10 thoughts on “China’s boom in pet ownership

  1. I definitely see more and more pets, The sad thing is when people in a small apartment get a dog and it doesn’t get to go out often enough.

    And regulations aren’t really followed, that’s usually China.

    • Yes there is still a long way to go in china… But it’s a start, and that’s a change. For now it’s better that dog is forced to stay in an apartment for a whole day but gets fed and gets occasional love than the dog running out on the streets without food or shelter in the winter. These are baby steps but I think better than nothing.
      The thinking is changing that’s import at.

  2. Pretty cool!! Great article!! I remember when I lived in Guangzhou there were two dogs in my neighborhood I was aware of. One was walked everyday by her owner, the other one was much more kept tied with a leash on their balcony.. every once in a while I saw the woman walking this dog, a pretty Dalmatian, but suuuuuper skinny.. you could see all the bones… poor dog I thought…. but the other one was pretty happy it seemed to me.. being pretty fat also.

  3. In my area where my parents-in-law are living it seems everyone owns dogs. Sadly too many of those owners keep their dogs in little cages in the apartment and perhaps go a couple of times a week on a walk with their pets. Ofcourse there are people who actually really do take good care of their pets but it is still too common that people believe they take good care by dressing up their dogs…
    This is actually just like my mother-in-law who got a shock when she was first time in Finland and saw that people go three times a day on a walk with their dogs and all she could say was like “Are they crazy, the poor dog gets exhausted and sick outside!”. Well, thats just her but anyways there is still hope that the petownership will improve in China as more and more already are on the right track :)

  4. Animal rights, like human rights, is a luxury that people can afford when they live in rich, developed societies. Therefore, Chinese people’s treatment of animals should improve as their standard of living rises alongside their country’s rapidly developing economy.

  5. I feel like pet ownership is even changing out here in the countryside. A few years ago, everyone had these wolf-like dogs that would bark viciously at everything that moved and made a simple walk around the village a scary proposition. While you still see dogs like that, they’ve decreased a LOT. More and more people own dogs that look more like pets, and are actually a lot nicer to be around. Our family dog right now, for example, is really like a pet. He still barks when strangers come around, but he’s so affectionate, loving and fun to have around. A huge change from the withdrawn and wary wolf-like dog my in-laws had last time I was here.

    • Whoa, wolf-like dogs sounds intense. Like guard dogs, which are trained to bark all the time?

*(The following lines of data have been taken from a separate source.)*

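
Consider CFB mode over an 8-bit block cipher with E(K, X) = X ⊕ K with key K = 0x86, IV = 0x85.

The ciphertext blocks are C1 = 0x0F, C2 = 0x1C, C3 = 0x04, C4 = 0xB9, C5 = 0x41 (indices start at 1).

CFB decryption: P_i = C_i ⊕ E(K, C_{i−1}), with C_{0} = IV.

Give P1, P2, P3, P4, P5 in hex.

P1: E(K, 0x85) = 0x03; 0x0F ⊕ 0x03 = 0x0C.
P2: E(K, 0x0F) = 0x89; 0x1C ⊕ 0x89 = 0x95.
P3: E(K, 0x1C) = 0x9A; 0x04 ⊕ 0x9A = 0x9E.
P4: E(K, 0x04) = 0x82; 0xB9 ⊕ 0x82 = 0x3B.
P5: E(K, 0xB9) = 0x3F; 0x41 ⊕ 0x3F = 0x7E.

P1 = 0x0C, P2 = 0x95, P3 = 0x9E, P4 = 0x3B, P5 = 0x7E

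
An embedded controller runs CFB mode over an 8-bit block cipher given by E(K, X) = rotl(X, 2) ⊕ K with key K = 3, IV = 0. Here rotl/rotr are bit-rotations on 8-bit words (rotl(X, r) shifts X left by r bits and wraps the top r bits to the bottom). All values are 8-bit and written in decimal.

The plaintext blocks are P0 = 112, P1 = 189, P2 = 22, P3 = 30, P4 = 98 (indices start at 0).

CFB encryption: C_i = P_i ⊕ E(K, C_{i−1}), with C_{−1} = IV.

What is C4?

C4 = 152

C0: E(K, 0) = 3; 112 ⊕ 3 = 115.
C1: E(K, 115) = 206; 189 ⊕ 206 = 115.
C2: E(K, 115) = 206; 22 ⊕ 206 = 216.
C3: E(K, 216) = 96; 30 ⊕ 96 = 126.
C4: E(K, 126) = 250; 98 ⊕ 250 = 152.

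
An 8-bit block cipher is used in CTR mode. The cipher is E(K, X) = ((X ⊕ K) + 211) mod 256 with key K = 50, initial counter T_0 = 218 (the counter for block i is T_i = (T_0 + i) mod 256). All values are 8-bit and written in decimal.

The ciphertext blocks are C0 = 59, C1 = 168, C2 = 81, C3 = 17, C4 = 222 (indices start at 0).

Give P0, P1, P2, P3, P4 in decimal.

CTR decryption: S_i = E(K, T_i) where T_i is the counter for block i; P_i = C_i ⊕ S_i.
P0: T = 218, S = E(K, T) = 187; 59 ⊕ 187 = 128.
P1: T = 219, S = E(K, T) = 188; 168 ⊕ 188 = 20.
P2: T = 220, S = E(K, T) = 193; 81 ⊕ 193 = 144.
P3: T = 221, S = E(K, T) = 194; 17 ⊕ 194 = 211.
P4: T = 222, S = E(K, T) = 191; 222 ⊕ 191 = 97.

P0 = 128, P1 = 20, P2 = 144, P3 = 211, P4 = 97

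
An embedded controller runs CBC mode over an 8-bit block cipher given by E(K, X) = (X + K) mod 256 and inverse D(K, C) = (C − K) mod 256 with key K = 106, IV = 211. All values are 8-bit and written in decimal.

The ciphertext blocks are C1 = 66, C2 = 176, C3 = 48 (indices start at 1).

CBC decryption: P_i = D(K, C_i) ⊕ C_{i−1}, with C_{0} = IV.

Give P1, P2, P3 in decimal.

P1 = 11, P2 = 4, P3 = 118

P1: D(K, 66) = 216; 216 ⊕ 211 = 11.
P2: D(K, 176) = 70; 70 ⊕ 66 = 4.
P3: D(K, 48) = 198; 198 ⊕ 176 = 118.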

Sometimes dogs bark constantly because they aren’t being treated right and that is sad.

      Where did all the wolf-like dogs go?

      • I think they were “weeded out” (which is a nice way of saying, some of them died naturally…and some of them were poisoned on purpose). In fact, one of the family’s old dogs was poisoned and it was a wolf-like dog.

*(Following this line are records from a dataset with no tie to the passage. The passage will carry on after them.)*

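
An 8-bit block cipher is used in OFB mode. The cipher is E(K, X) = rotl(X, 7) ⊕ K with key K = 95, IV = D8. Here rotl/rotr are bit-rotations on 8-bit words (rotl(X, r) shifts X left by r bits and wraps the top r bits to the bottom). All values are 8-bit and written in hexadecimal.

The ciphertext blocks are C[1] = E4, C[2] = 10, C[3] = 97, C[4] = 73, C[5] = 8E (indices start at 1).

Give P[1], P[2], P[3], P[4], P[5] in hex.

OFB decryption: S_i = E(K, S_{i−1}) with S_{0} = IV; P_i = C_i ⊕ S_i.
P[1]: S = E(K, D8) = F9; E4 ⊕ F9 = 1D.
P[2]: S = E(K, F9) = 69; 10 ⊕ 69 = 79.
P[3]: S = E(K, 69) = 21; 97 ⊕ 21 = B6.
P[4]: S = E(K, 21) = 05; 73 ⊕ 05 = 76.
P[5]: S = E(K, 05) = 17; 8E ⊕ 17 = 99.

P[1] = 1D, P[2] = 79, P[3] = B6, P[4] = 76, P[5] = 99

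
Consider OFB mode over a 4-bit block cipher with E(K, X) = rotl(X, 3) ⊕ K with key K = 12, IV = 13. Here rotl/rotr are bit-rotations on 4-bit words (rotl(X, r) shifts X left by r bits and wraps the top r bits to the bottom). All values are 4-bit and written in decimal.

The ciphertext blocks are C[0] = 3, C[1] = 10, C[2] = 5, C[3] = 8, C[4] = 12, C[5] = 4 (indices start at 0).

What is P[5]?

P[5] = 9

OFB decryption: S_i = E(K, S_{i−1}) with S_{−1} = IV; P_i = C_i ⊕ S_i.
P[0]: S = E(K, 13) = 2; 3 ⊕ 2 = 1.
P[1]: S = E(K, 2) = 13; 10 ⊕ 13 = 7.
P[2]: S = E(K, 13) = 2; 5 ⊕ 2 = 7.
P[3]: S = E(K, 2) = 13; 8 ⊕ 13 = 5.
P[4]: S = E(K, 13) = 2; 12 ⊕ 2 = 14.
P[5]: S = E(K, 2) = 13; 4 ⊕ 13 = 9.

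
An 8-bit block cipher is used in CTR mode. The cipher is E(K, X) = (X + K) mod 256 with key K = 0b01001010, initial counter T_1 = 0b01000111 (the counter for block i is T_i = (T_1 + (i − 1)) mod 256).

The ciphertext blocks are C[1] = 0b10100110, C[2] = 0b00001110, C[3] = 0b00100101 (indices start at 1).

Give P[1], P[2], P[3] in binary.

CTR decryption: S_i = E(K, T_i) where T_i is the counter for block i; P_i = C_i ⊕ S_i.
P[1]: T = 0b01000111, S = E(K, T) = 0b10010001; 0b10100110 ⊕ 0b10010001 = 0b00110111.
P[2]: T = 0b01001000, S = E(K, T) = 0b10010010; 0b00001110 ⊕ 0b10010010 = 0b10011100.
P[3]: T = 0b01001001, S = E(K, T) = 0b10010011; 0b00100101 ⊕ 0b10010011 = 0b10110110.

P[1] = 0b00110111, P[2] = 0b10011100, P[3] = 0b10110110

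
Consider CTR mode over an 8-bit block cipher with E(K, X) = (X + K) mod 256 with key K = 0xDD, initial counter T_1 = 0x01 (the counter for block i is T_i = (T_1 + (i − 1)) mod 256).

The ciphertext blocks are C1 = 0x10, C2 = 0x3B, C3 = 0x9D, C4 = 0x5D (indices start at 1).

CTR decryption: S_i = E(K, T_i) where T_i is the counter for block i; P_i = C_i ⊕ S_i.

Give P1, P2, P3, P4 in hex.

P1: T = 0x01, S = E(K, T) = 0xDE; 0x10 ⊕ 0xDE = 0xCE.
P2: T = 0x02, S = E(K, T) = 0xDF; 0x3B ⊕ 0xDF = 0xE4.
P3: T = 0x03, S = E(K, T) = 0xE0; 0x9D ⊕ 0xE0 = 0x7D.
P4: T = 0x04, S = E(K, T) = 0xE1; 0x5D ⊕ 0xE1 = 0xBC.

P1 = 0xCE, P2 = 0xE4, P3 = 0x7D, P4 = 0xBC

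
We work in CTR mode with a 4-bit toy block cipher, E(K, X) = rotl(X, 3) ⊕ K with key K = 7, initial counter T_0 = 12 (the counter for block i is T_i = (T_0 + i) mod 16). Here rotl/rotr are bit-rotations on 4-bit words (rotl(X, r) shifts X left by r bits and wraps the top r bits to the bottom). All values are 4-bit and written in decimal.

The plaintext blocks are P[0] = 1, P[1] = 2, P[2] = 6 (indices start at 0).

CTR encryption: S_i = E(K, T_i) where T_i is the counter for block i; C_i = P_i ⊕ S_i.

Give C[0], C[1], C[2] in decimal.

C[0] = 0, C[1] = 11, C[2] = 6

C[0]: T = 12, S = E(K, T) = 1; 1 ⊕ 1 = 0.
C[1]: T = 13, S = E(K, T) = 9; 2 ⊕ 9 = 11.
C[2]: T = 14, S = E(K, T) = 0; 6 ⊕ 0 = 6.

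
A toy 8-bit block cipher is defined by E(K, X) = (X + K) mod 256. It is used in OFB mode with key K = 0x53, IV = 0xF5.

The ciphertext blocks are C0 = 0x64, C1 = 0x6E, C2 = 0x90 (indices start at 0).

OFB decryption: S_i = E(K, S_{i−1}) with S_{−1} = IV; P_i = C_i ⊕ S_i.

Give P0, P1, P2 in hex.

P0: S = E(K, 0xF5) = 0x48; 0x64 ⊕ 0x48 = 0x2C.
P1: S = E(K, 0x48) = 0x9B; 0x6E ⊕ 0x9B = 0xF5.
P2: S = E(K, 0x9B) = 0xEE; 0x90 ⊕ 0xEE = 0x7E.

P0 = 0x2C, P1 = 0xF5, P2 = 0x7E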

  6. You chose some beautiful dogs for your essay. Ru Mei’s puppy is really adorable. This growing interest in pets seems like a good thing. I agree with Suigetsu that it’s related to China’s growing standard of living. People from developed countries shouldn’t be surprised when people in developing countries aren’t interested in taking good care of dogs and cats.

    When was it that keeping cats as pets was outlawed in China? As I remember, the law was quickly reversed, as soon as they realized how much grain the rats ate once the cats were gone.